Charlie Heaton on Growth, Improvisation, and the Closing of Stranger Things

Riddle me this, readers: how does a kid from Leeds go on to star in a blockbuster Netflix series, lead a Marvel spinoff movie, and establish himself as an indie darling, all before the age of 28? Just ask Charlie Heaton, the Stranger Things star who’s cracked the code. Even over Zoom from his London flat, Heaton telegraphs a certain cool humility. He enjoys the perks that come with ascendant stardom, but he’s grateful for it all. “I mean, look,” he says, “[fame] has a lot of positives and luxuries. The places you get to go, the travelling. It is amazing.” Perhaps he’s able to view the whole Hollywood thing from a healthy remove because, to get to where he’s going, he remembers where he’s been.

As a boy, Heaton acted in school productions and youth theatre, but he never saw a future in it. “I never thought [acting] was a thing that you could do past that,” he says. He pursued music instead, playing gigs around London and back home in Leeds (and once in Toronto at the Silver Dollar Room, the famed venue just north of Chinatown that closed for remodelling in 2017). “It seemed more viable,” he recalls. “You need an army to make a movie. You only need like four people [for a band], and you don’t have to be that good!”

But after making inroads with an American casting director and an agent, he used his meager savings from acting in commercials to buy a ticket to Los Angeles. “I literally thought I was going to go to L.A., just have a good time, and come back in two months.” Heaton was bunking in a hostel — his big break this was not, he thought. But then he booked a role in a movie. And then another one. And then came the role of Jonathan Byers, the brooding, heroic older brother of Will Byers in Stranger Things, the sci-fi juggernaut that established Netflix as a streaming innovator and Heaton as a bright young talent with a rocker’s insouciance and an artist’s soulfulness.

Heaton’s ethereal allure (and his uniquely expressive face) has kept him from being pigeonholed. He’s as believable playing a young actor in 1980s London (2021’s The Souvenir II) as he is playing a modern-day mutant (2020’s The New Mutants). “I never went to a drama school.

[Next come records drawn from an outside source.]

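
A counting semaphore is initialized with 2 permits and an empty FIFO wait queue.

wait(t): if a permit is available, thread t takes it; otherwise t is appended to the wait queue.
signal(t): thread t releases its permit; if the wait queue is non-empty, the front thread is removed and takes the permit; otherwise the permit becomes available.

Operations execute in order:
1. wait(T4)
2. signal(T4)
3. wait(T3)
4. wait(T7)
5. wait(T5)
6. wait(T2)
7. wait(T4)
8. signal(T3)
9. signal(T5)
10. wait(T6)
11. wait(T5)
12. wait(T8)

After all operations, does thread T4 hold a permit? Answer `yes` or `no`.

Step 1: wait(T4) -> count=1 queue=[] holders={T4}
Step 2: signal(T4) -> count=2 queue=[] holders={none}
Step 3: wait(T3) -> count=1 queue=[] holders={T3}
Step 4: wait(T7) -> count=0 queue=[] holders={T3,T7}
Step 5: wait(T5) -> count=0 queue=[T5] holders={T3,T7}
Step 6: wait(T2) -> count=0 queue=[T5,T2] holders={T3,T7}
Step 7: wait(T4) -> count=0 queue=[T5,T2,T4] holders={T3,T7}
Step 8: signal(T3) -> count=0 queue=[T2,T4] holders={T5,T7}
Step 9: signal(T5) -> count=0 queue=[T4] holders={T2,T7}
Step 10: wait(T6) -> count=0 queue=[T4,T6] holders={T2,T7}
Step 11: wait(T5) -> count=0 queue=[T4,T6,T5] holders={T2,T7}
Step 12: wait(T8) -> count=0 queue=[T4,T6,T5,T8] holders={T2,T7}
Final holders: {T2,T7} -> T4 not in holders

Answer: no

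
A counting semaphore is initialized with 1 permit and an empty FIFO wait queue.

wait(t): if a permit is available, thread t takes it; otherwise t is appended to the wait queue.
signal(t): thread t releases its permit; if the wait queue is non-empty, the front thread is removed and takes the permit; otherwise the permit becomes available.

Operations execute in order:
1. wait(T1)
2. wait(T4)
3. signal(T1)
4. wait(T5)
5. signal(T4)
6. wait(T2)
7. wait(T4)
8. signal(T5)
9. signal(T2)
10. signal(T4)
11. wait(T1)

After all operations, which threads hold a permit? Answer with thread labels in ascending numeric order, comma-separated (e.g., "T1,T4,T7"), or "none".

Step 1: wait(T1) -> count=0 queue=[] holders={T1}
Step 2: wait(T4) -> count=0 queue=[T4] holders={T1}
Step 3: signal(T1) -> count=0 queue=[] holders={T4}
Step 4: wait(T5) -> count=0 queue=[T5] holders={T4}
Step 5: signal(T4) -> count=0 queue=[] holders={T5}
Step 6: wait(T2) -> count=0 queue=[T2] holders={T5}
Step 7: wait(T4) -> count=0 queue=[T2,T4] holders={T5}
Step 8: signal(T5) -> count=0 queue=[T4] holders={T2}
Step 9: signal(T2) -> count=0 queue=[] holders={T4}
Step 10: signal(T4) -> count=1 queue=[] holders={none}
Step 11: wait(T1) -> count=0 queue=[] holders={T1}
Final holders: T1

Answer: T1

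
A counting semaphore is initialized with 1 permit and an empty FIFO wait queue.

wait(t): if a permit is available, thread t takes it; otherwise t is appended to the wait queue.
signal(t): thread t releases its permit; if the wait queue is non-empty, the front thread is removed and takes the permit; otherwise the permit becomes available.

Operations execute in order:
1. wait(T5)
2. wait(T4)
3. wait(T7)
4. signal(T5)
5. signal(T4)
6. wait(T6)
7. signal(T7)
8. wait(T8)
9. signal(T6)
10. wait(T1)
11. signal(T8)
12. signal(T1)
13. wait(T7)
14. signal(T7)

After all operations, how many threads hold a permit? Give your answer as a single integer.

Step 1: wait(T5) -> count=0 queue=[] holders={T5}
Step 2: wait(T4) -> count=0 queue=[T4] holders={T5}
Step 3: wait(T7) -> count=0 queue=[T4,T7] holders={T5}
Step 4: signal(T5) -> count=0 queue=[T7] holders={T4}
Step 5: signal(T4) -> count=0 queue=[] holders={T7}
Step 6: wait(T6) -> count=0 queue=[T6] holders={T7}
Step 7: signal(T7) -> count=0 queue=[] holders={T6}
Step 8: wait(T8) -> count=0 queue=[T8] holders={T6}
Step 9: signal(T6) -> count=0 queue=[] holders={T8}
Step 10: wait(T1) -> count=0 queue=[T1] holders={T8}
Step 11: signal(T8) -> count=0 queue=[] holders={T1}
Step 12: signal(T1) -> count=1 queue=[] holders={none}
Step 13: wait(T7) -> count=0 queue=[] holders={T7}
Step 14: signal(T7) -> count=1 queue=[] holders={none}
Final holders: {none} -> 0 thread(s)

Answer: 0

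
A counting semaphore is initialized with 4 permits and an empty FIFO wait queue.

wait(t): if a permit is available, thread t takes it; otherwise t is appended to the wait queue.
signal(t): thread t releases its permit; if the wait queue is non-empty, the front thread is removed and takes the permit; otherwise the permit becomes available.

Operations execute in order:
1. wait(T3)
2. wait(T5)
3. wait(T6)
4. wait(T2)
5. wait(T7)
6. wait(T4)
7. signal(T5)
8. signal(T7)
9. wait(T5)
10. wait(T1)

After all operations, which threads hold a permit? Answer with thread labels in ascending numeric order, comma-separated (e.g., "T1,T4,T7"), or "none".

Answer: T2,T3,T4,T6

Derivation:
Step 1: wait(T3) -> count=3 queue=[] holders={T3}
Step 2: wait(T5) -> count=2 queue=[] holders={T3,T5}
Step 3: wait(T6) -> count=1 queue=[] holders={T3,T5,T6}
Step 4: wait(T2) -> count=0 queue=[] holders={T2,T3,T5,T6}
Step 5: wait(T7) -> count=0 queue=[T7] holders={T2,T3,T5,T6}
Step 6: wait(T4) -> count=0 queue=[T7,T4] holders={T2,T3,T5,T6}
Step 7: signal(T5) -> count=0 queue=[T4] holders={T2,T3,T6,T7}
Step 8: signal(T7) -> count=0 queue=[] holders={T2,T3,T4,T6}
Step 9: wait(T5) -> count=0 queue=[T5] holders={T2,T3,T4,T6}
Step 10: wait(T1) -> count=0 queue=[T5,T1] holders={T2,T3,T4,T6}
Final holders: T2,T3,T4,T6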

I never got the chance to play around. My chance to play is when I’m filming, which can be scary.”

Heaton’s lack of formal training means he’s learning as he goes. But it’s freeing; he’s not bound by a method or theory. That came in handy on the set of The Souvenir II: British director Joanna Hogg generally outlines scenes but literally doesn’t stick to the script (because she doesn’t use one). “You kind of turn up and she says, ‘Hey, you’re gonna play Jim and he’s an actor,’” says Heaton. “I literally remember calling my agent the night before my first day, and I was like, ‘Why did you put me in this? I don’t even know what I’m doing!’” The film, however, was a critical sensation.

“I never went to a drama school. I never got the chance to play around. My chance to play is when I’m filming.”

For Stranger Things, Heaton recently reprised his role in the show’s fourth season. (At a reported $30 million an episode, it’s also the series’s most expensive.) He says its themes this season are the darkest yet. “I think the smart thing about [setting the show in] the ’80s is they’ve got so much source material or ideas to pull from,” says Heaton.

With only the fifth and final season left to go, Heaton is emotional about closing this chapter in his career, which is understandable considering he’s spent the past six years working on Stranger Things. He has, after all, watched the show’s cast of kids, like fellow breakouts Finn Wolfhard and Millie Bobby Brown, grow up on set. Luckily, he received some advice from his famous friends in similar boats, like Game of Thrones’s Maisie Williams. “You know, when you’re in something that’s loved so much, it’s quite a nice experience to have people so engaged,” he says, paraphrasing Williams’s wisdom. “[But on the other hand,] I think you are excited to move on and explore something new.”

When Heaton thinks back to that fateful trip to L.A., he remembers feeling like his dream of being an actor “wasn’t a reality until it was happening.” Well, it really is happening. For Charlie Heaton, the future is wide open.